Other Lospalos things

Can I go to some of the rehearsals with the traditional music and dance group next week? I hope so… And can I start some initial meetings with children who will be involved in the music projects? I’d love to start tossing ideas around about possible ‘Lospalos secrets’. ‘Secrets’ is the theme/starting point for my Lospalos project. I am just realising that I haven’t written about that yet. A more detailed post of those ideas will follow.

Getting to know Dili

  • There are lots of things I haven’t yet had the chance to do in Dili. For example, Madre Kitty, the fun and spunky nun in my tetun classes at DIT is based with an order here that runs an early learning centre, and a hostel for young girls here in Dili. She has invited me to visit and see their work. I’d really like to do this.
  • There is a Truth and Reconciliation Museum that I have heard wonderful things about. I would like to visit this.
  • The best markets in town are apparently at Hali Laran. That is on my list of things to check out.
  • I haven’t been to ANY Dili beaches! This is a dreadful state of affairs. People rave about ‘Jesus’s backside beach’ for example (the back beach below the statue of Jesus that lives out on the promontory, known here as Christo Rei).

Musicircus planning

This Friday (two days after the Hunger season finishes) the MSO ArtPlay Ensemble will perform a new piece in the Melbourne Festival’s Musicircus. We will meet at 3pm at ArtPlay, and perform that evening, not long after the event begins at sunset. (Performances will continue throughout the night – until sunrise!)

I have a group of 30:

  • 12 who are currently members of the Main Ensemble (with whom I last worked in September)
  • 8 who are members of the Graduate Ensemble (with whom I worked on the Note To Self puppet project)
  • 2 siblings who play instruments
  • 8 family members who are not bringing an instrument
  • 1 professional violinist who will be assisting me (Mel, who works with me at the Language School).

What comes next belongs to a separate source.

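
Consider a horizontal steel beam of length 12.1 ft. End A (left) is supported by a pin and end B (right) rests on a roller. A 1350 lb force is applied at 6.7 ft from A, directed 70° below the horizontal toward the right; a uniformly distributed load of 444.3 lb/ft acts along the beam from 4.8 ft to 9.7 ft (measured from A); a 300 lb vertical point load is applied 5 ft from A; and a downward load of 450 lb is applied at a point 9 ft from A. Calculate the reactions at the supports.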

Things I would like to happen during the performance:

  • Something tonal and memorable that everyone takes part in (singing if no instrument)
  • A section based on the ‘Walking, standing, sitting’ score that I used in September and with the AYO people, using set pitches.
  • Something that involves chance or random processes on the day, that might involve the newspapers or mobile phones I have asked participants to bring with them.
  • I might use the idea of unpacking and packing up of instruments ( also used in September, that worked beautifully).

Ideas for the mobile phones, newspapers, and notebooks and pen:

  • I could ask each of the adults to set their alarms to ring at key intervals; each time one rings, the next section of music starts.
  • The newspapers could be read aloud, starting very quietly, then getting louder. This could happen with the whole ensemble, away from instruments. Perhaps the rule could be that they must be newspapers from that day.
  • Notebooks being written in could be a cue for a solo during  the ‘Walking, Standing’ score.
  • We could have a chorus of mobile phone rings.
  • Members of the ensemble could call each other, and have a conversation. “I can’t talk now – I’m just in the middle of something.”
  • The newspapers being read, or held in different ways, could be what the musicians respond to in the “Walking, standing” score – for example, turning a page means a change of pitch. Standing up to read is a different pitch or musical gesture, as is folding the newspaper and tapping it into your hand.

I’ll add to this during the week. I don’t expect I’ll finalise the plan until Thursday or maybe even Friday morning. A main concern will be the use of time on the day – I don’t want to exhaust the group, but I do want us to create something that could last for 15 minutes. When we perform in the space there won’t be any other groups close by us, which is good – we’ll have a lot of sound-space to work within.